- League: SJHL
- Sport: Ice hockey
- Duration: Regular season September-March Postseason March-April
- Games: 56
- Teams: 12
- TV partner: SaskTel maxTV
- Streaming partner: flohockey.tv

2023 Draft
- Top draft pick: Preston Baerwald
- Picked by: Melville Millionaires

League championship
- Canterra Seeds Cup: Melfort Mustangs
- Runners-up: Flin Flon Bombers
- Season MVP: Kian Bell

National championship
- Champions: Collingwood Blues
- Runners-up: Melfort Mustangs

SJHL seasons
- ← 2022–232024–25 →

= 2023–24 SJHL season =

56th season of the Saskatchewan Junior Hockey League

The 2023–24 SJHL season was the 56th season of the Saskatchewan Junior Hockey League. The league championship Canterra Seeds Cup was awarded to the Melfort Mustangs, who went on to take 2nd place in the 2024 Centennial Cup national championship tournament in Oakville, Ontario.

== Season highlights ==

The CJHL mandated that players born after 2004 must wear full facial protection when playing.
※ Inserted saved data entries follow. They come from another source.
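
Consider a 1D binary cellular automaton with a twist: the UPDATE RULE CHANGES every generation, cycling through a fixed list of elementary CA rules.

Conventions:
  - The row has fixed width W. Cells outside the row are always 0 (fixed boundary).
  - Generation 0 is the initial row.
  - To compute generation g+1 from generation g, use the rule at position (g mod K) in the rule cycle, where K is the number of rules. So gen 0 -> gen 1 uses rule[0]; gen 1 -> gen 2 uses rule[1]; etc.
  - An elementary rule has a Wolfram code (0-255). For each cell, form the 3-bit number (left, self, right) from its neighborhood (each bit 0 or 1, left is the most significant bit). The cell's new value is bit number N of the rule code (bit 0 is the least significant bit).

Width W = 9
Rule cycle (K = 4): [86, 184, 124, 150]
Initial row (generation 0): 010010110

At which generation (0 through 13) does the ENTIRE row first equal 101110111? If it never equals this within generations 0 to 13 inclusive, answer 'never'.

Answer: never

Derivation:
Gen 0: 010010110
Gen 1 (rule 86): 111110011
Gen 2 (rule 184): 111101010
Gen 3 (rule 124): 100111111
Gen 4 (rule 150): 111011110
Gen 5 (rule 86): 001000011
Gen 6 (rule 184): 000100010
Gen 7 (rule 124): 000110011
Gen 8 (rule 150): 001001100
Gen 9 (rule 86): 011110110
Gen 10 (rule 184): 011101101
Gen 11 (rule 124): 010111111
Gen 12 (rule 150): 110011110
Gen 13 (rule 86): 011100011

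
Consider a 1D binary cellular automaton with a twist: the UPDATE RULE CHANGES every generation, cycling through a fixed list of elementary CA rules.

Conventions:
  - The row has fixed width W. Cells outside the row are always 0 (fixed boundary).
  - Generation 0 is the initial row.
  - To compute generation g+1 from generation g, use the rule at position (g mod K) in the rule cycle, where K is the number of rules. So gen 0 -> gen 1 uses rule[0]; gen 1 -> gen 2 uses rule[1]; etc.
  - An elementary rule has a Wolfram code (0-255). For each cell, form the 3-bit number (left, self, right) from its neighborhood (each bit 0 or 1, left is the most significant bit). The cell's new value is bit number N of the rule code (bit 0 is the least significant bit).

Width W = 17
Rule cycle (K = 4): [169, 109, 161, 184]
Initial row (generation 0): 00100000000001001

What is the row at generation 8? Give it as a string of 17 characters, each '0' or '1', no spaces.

Answer: 00000101010101010

Derivation:
Gen 0: 00100000000001001
Gen 1 (rule 169): 10001111111100000
Gen 2 (rule 109): 10101000000101111
Gen 3 (rule 161): 01010011110010110
Gen 4 (rule 184): 00101011101001101
Gen 5 (rule 169): 10010111010001010
Gen 6 (rule 109): 10011101110101110
Gen 7 (rule 161): 00001010101010100
Gen 8 (rule 184): 00000101010101010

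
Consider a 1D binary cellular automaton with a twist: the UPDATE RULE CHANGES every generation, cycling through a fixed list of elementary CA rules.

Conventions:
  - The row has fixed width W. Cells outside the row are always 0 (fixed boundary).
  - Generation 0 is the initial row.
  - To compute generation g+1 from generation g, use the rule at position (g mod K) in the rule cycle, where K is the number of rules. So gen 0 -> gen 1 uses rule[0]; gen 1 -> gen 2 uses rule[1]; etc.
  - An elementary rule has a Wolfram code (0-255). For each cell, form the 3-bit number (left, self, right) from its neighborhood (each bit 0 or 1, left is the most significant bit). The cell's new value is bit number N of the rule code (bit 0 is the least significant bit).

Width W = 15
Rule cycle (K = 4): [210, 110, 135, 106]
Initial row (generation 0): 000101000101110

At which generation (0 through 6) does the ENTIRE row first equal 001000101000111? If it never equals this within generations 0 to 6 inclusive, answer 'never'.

Answer: 1

Derivation:
Gen 0: 000101000101110
Gen 1 (rule 210): 001000101000111
Gen 2 (rule 110): 011001111001101
Gen 3 (rule 135): 100010110010001
Gen 4 (rule 106): 000101110100010
Gen 5 (rule 210): 001000110010101
Gen 6 (rule 110): 011001110111111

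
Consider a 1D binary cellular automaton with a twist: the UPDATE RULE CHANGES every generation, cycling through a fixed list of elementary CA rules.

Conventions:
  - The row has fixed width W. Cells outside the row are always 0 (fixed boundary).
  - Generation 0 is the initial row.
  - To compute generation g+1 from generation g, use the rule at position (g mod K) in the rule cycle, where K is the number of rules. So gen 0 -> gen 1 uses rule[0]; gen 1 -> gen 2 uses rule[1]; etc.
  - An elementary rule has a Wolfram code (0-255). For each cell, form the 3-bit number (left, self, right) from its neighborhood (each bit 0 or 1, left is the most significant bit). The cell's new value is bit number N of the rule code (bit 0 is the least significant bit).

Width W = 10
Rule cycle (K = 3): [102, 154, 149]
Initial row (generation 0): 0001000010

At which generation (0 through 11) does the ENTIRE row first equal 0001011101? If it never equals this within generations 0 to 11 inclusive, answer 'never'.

Answer: never

Derivation:
Gen 0: 0001000010
Gen 1 (rule 102): 0011000110
Gen 2 (rule 154): 0110101101
Gen 3 (rule 149): 0000100001
Gen 4 (rule 102): 0001100011
Gen 5 (rule 154): 0011010110
Gen 6 (rule 149): 1000010001
Gen 7 (rule 102): 1000110011
Gen 8 (rule 154): 0101101110
Gen 9 (rule 149): 0100000101
Gen 10 (rule 102): 1100001111
Gen 11 (rule 154): 1010011110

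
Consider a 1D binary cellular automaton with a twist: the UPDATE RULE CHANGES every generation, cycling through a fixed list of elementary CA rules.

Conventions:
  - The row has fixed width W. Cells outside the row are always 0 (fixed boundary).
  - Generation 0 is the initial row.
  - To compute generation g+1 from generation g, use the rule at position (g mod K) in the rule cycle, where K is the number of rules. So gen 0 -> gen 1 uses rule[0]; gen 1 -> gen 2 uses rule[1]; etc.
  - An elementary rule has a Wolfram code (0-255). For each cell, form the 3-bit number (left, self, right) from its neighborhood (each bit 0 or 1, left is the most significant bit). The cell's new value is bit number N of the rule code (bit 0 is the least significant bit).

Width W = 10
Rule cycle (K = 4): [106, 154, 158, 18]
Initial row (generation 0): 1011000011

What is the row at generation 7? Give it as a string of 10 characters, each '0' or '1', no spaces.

Gen 0: 1011000011
Gen 1 (rule 106): 0111000111
Gen 2 (rule 154): 1110101110
Gen 3 (rule 158): 1100101101
Gen 4 (rule 18): 0011000000
Gen 5 (rule 106): 0111000000
Gen 6 (rule 154): 1110100000
Gen 7 (rule 158): 1100110000

Answer: 1100110000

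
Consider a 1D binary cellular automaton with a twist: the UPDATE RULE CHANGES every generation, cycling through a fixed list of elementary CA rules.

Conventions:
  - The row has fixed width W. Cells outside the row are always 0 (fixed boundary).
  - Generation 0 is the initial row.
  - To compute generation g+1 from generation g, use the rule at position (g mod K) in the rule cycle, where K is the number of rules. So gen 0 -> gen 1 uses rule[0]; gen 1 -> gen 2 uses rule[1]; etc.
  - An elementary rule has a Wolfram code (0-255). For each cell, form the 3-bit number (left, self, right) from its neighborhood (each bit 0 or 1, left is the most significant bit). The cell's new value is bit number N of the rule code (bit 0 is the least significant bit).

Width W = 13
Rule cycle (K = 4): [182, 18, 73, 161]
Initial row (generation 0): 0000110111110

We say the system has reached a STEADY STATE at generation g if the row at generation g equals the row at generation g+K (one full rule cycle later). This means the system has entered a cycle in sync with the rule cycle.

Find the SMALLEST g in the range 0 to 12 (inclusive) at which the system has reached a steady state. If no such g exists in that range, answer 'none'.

Answer: 10

Derivation:
Gen 0: 0000110111110
Gen 1 (rule 182): 0001001011101
Gen 2 (rule 18): 0010110000000
Gen 3 (rule 73): 1000110111111
Gen 4 (rule 161): 0010001011110
Gen 5 (rule 182): 0111011101101
Gen 6 (rule 18): 1000000000000
Gen 7 (rule 73): 0011111111111
Gen 8 (rule 161): 1001111111110
Gen 9 (rule 182): 1110111111101
Gen 10 (rule 18): 0000000000000
Gen 11 (rule 73): 1111111111111
Gen 12 (rule 161): 0111111111110
Gen 13 (rule 182): 1011111111101
Gen 14 (rule 18): 0000000000000
Gen 15 (rule 73): 1111111111111
Gen 16 (rule 161): 0111111111110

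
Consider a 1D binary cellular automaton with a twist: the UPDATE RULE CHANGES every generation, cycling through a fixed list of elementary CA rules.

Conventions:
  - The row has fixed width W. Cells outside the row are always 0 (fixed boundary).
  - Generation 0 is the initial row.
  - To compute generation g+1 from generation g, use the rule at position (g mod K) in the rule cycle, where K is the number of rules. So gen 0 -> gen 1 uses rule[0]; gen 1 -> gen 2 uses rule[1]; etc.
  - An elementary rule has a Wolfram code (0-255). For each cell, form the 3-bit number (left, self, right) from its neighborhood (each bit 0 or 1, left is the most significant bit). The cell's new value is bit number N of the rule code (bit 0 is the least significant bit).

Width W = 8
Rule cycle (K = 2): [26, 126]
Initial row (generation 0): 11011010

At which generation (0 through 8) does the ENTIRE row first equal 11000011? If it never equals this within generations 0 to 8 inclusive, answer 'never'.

Answer: 8

Derivation:
Gen 0: 11011010
Gen 1 (rule 26): 10010001
Gen 2 (rule 126): 11111011
Gen 3 (rule 26): 10000010
Gen 4 (rule 126): 11000111
Gen 5 (rule 26): 10101100
Gen 6 (rule 126): 11111110
Gen 7 (rule 26): 10000001
Gen 8 (rule 126): 11000011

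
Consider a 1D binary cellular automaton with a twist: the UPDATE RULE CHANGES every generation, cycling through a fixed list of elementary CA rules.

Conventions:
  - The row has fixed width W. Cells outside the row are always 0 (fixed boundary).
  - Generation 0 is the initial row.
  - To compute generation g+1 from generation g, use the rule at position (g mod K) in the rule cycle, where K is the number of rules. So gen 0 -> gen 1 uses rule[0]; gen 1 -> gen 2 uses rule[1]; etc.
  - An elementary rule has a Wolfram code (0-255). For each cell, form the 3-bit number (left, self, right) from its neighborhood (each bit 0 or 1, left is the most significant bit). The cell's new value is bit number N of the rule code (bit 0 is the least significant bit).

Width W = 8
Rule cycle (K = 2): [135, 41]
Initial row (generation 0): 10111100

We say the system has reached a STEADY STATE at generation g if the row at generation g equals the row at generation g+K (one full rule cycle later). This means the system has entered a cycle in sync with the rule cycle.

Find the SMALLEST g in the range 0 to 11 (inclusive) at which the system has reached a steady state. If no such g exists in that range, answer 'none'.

Gen 0: 10111100
Gen 1 (rule 135): 10011001
Gen 2 (rule 41): 00010000
Gen 3 (rule 135): 11110111
Gen 4 (rule 41): 10001100
Gen 5 (rule 135): 10110001
Gen 6 (rule 41): 01100100
Gen 7 (rule 135): 10001101
Gen 8 (rule 41): 00101010
Gen 9 (rule 135): 11101010
Gen 10 (rule 41): 10010100
Gen 11 (rule 135): 10110101
Gen 12 (rule 41): 01101010
Gen 13 (rule 135): 10001010

Answer: none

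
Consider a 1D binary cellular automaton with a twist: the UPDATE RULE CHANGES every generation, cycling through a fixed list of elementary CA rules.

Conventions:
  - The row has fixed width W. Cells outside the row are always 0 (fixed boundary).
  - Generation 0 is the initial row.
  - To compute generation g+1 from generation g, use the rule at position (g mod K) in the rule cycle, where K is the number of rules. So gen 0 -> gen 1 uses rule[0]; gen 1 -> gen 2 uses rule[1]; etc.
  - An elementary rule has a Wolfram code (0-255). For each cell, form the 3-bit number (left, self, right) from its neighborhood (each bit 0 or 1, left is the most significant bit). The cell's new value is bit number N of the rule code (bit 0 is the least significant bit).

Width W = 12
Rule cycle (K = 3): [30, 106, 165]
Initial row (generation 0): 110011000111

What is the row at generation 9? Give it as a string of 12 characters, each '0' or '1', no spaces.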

Battlefords North Stars forward Kian Bell became the first player in SJHL history to receive the league MVP award in consecutive years.

== Regular season ==

Teams played a 56-game regular season schedule, with teams within the same division playing each other 6 times, and 4 times for teams in other divisions.

Nutrien Division
| Team | GP | W | L | OTL | SOL | Pts | GF | GA | PIM |
|---|---|---|---|---|---|---|---|---|---|
| Humboldt Broncos | 56 | 37 | 15 | 3 | 1 | 78 | 250 | 169 | 1376 |
| Battlefords North Stars | 56 | 36 | 15 | 4 | 1 | 77 | 254 | 189 | 1287 |
| Kindersley Klippers | 56 | 23 | 26 | 5 | 2 | 53 | 173 | 206 | 1425 |
| Notre Dame Hounds | 56 | 15 | 39 | 2 | 0 | 32 | 152 | 262 | 1029 |

Sherwood Division
| Team | GP | W | L | OTL | SOL | Pts | GF | GA | PIM |
|---|---|---|---|---|---|---|---|---|---|
| Flin Flon Bombers | 56 | 44 | 9 | 2 | 1 | 91 | 244 | 129 | 1219 |
| Melfort Mustangs | 56 | 38 | 14 | 3 | 1 | 80 | 218 | 158 | 1248 |
| Nipawin Hawks | 56 | 22 | 29 | 1 | 4 | 49 | 180 | 194 | 1399 |
| La Ronge Ice Wolves | 56 | 16 | 35 | 3 | 2 | 37 | 161 | 242 | 1326 |

Viterra Division
| Team | GP | W | L | OTL | SOL | Pts | GF | GA | PIM |
|---|---|---|---|---|---|---|---|---|---|
| Melville Millionaires | 56 | 32 | 23 | 0 | 1 | 65 | 183 | 179 | 1212 |
| Weyburn Red Wings | 56 | 26 | 24 | 0 | 6 | 58 | 195 | 213 | 1610 |
| Estevan Bruins | 56 | 26 | 26 | 2 | 2 | 56 | 190 | 212 | 1280 |
| Yorkton Terriers | 56 | 21 | 30 | 2 | 3 | 47 | 185 | 232 | 1350 |

== Post-season ==

The eight top-ranked teams at the end of the regular season advanced to the playoffs. The Melfort Mustangs were awarded the Canterra Seeds Cup and advanced to the 2024 Centennial Cup national championship tournament in Oakville, Ontario after defeating the 1st-place Flin Flon Bombers in game 6. The Melfort Mustangs were defeated by the Collingwood Blues of the OJHL in the final round of the 2024 Centennial Cup.